If you can’t find a rare library book you need for your dissertation, or even video or audio you need, you might just find it here. The Internet Archive has the history of over 418 billion web pages on the Internet – all free to access.

https://archive.org/

Credit: Internet Archive

5) Coursera

On this American online learning platform, you can find free courses ranging from Chinese for Beginners to Introduction to Philosophy! You’ll need to sign up (also free). The website Alison.com offers a similar service, which even includes a free Coronavirus course, freely available in 100+ languages worldwide.

https://www.coursera.org/

6) Memrise

Want to learn a language from scratch, revise literary devices, or perhaps practice your knowledge of political science? You can do that, and more, through Memrise. You can find the app here:

https://www.memrise.com/apps/

Credit: Memrise

7) Duolingo

You’ve probably heard of Duolingo. But if you haven’t, this free language-learning app is great for students who want to learn or revise a language from the comfort of their bedroom.

https://www.duolingo.com/

8) Perlego

Set up by a Cambridge grad, this website – known as “Spotify for textbooks” – is making every book on their platform (including over 300,000 from the likes of Pearson, Wiley, and more) free for students for 6 weeks. You can access key material remotely, either through their app or a browser. To access these resources, follow this link, choose “monthly plan” at checkout and use code “keeplearning”.

https://www.perlego.com/ 

9) Academic Earth

Academic Earth offers free courses created by top universities across the world.

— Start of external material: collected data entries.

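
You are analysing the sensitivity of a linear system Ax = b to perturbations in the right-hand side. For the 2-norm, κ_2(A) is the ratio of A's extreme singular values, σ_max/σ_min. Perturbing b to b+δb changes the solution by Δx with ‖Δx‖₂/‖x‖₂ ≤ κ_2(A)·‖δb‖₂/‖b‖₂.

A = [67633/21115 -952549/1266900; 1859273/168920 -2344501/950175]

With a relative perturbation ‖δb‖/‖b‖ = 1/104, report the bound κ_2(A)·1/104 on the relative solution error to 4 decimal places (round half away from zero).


3.5654

form AᵀA = [149985853625/1141358656 -37964879095/1284028488; -37964879095/1284028488 153780968641/23112512784] with trace 7593086269/54997056 and determinant 121992025/879952896
char-poly roots: 2209/16 and 55225/54997056
σ_max=√(2209/16)=(47/4), σ_min=√(55225/54997056)=(235/7416) → κ = 370.8000
bound on ‖Δx‖/‖x‖: κ·ε = 370.8000·1/104 = 3.5654


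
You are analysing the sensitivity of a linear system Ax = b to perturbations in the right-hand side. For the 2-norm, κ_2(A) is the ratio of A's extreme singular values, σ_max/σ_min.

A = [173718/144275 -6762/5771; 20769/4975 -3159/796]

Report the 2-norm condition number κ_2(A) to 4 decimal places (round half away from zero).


318.4000

AᵀA = [628711101/33304441 -2395044855/133217764; -2395044855/133217764 9124169625/532871056]; tr = 22810401/633616, det = 2025/158404
eigenvalues of AᵀA: λ = (tr ± √(tr²−4·det))/2 = 36, 225/633616
κ = σ_max/σ_min = 6/(15/796) = 318.4000


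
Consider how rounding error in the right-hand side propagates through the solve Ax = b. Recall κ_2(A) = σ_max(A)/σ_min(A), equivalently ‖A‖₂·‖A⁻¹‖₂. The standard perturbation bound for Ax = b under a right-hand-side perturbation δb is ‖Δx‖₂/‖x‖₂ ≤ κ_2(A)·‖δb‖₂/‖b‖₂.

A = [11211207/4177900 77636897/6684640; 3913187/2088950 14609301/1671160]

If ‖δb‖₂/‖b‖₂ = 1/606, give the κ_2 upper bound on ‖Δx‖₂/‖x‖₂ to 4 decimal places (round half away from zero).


form AᵀA = [7477731695389/698193936400 53110189484919/1117110298240; 53110189484919/1117110298240 377695783485049/1787376477184] with trace 5901825946241/26582041600 and determinant 12322110025/4253126656
solving λ² − 5901825946241/26582041600·λ + 12322110025/4253126656 = 0 gives λ = 22201/100, 13875625/1063281664
κ_2(A) = √(λ_max/λ_min) = √((22201/100) / (13875625/1063281664)) = 130.4320
κ_2(A)·‖δb‖/‖b‖ = 0.2152

0.2152


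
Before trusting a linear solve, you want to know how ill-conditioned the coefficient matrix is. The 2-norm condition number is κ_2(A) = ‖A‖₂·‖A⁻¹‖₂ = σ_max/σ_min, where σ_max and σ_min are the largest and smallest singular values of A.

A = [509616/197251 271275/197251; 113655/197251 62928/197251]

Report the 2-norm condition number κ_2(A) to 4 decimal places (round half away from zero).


form AᵀA = [162180801/23145721 86495040/23145721; 86495040/23145721 46133289/23145721] with trace 720810/80089 and determinant 81/80089
eigenvalues of AᵀA: λ = (tr ± √(tr²−4·det))/2 = 9, 9/80089
σ_max=√9=3, σ_min=√(9/80089)=(3/283) → κ = 283.0000

283.0000


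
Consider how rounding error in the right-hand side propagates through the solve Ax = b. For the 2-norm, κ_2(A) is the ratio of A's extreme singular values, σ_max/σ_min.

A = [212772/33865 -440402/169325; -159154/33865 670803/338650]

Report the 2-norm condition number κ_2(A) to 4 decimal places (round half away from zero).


M = AᵀA = [217236676/3528733 -452571399/17643665; -452571399/17643665 3771668773/352873300]. tr(M)=1961179721/27144100, det(M)=334084/6786025
solving λ² − 1961179721/27144100·λ + 334084/6786025 = 0 gives λ = 289/4, 4624/6786025
κ = σ_max/σ_min = (17/2)/(68/2605) = 325.6250

325.6250


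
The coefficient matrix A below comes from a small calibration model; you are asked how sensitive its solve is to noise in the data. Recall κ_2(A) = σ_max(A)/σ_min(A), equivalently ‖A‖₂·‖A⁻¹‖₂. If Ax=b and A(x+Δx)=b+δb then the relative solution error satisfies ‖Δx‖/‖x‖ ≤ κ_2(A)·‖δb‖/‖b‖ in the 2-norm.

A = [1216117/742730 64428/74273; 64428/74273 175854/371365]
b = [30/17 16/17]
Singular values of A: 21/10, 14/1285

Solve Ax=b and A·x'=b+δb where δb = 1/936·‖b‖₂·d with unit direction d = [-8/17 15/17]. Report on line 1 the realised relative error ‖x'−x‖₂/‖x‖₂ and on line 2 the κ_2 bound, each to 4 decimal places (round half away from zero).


σ_max = 21/10, σ_min = 14/1285
condition number: (21/10) ÷ (14/1285) = 192.7500
perturbation bound = 192.7500·1/936 = 0.2059
solve Ax = b  →  x = [0.8403 0.4482]
2-norm of b is 2.0000; of x, 0.9524
Δx = A⁻¹·δb where δb = 1/936·2.0000·d; ‖Δx‖ = 0.1961
relative error = 0.2059
tightness: 0.2059 against a bound of 0.2059; the bound is attained (ratio 1)

0.2059
0.2059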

You can take a Columbia University course on Virology, an Oxford University class on Old English prose, or attend a Harvard e-lecture on Computer Science. All from the comfort of your home.

https://academicearth.org/

10) Open Culture

Open Culture offers a huge range of educational media, such as 1500 free online courses, eBooks, language lessons, and audio books. Seriously recommend checking this one out.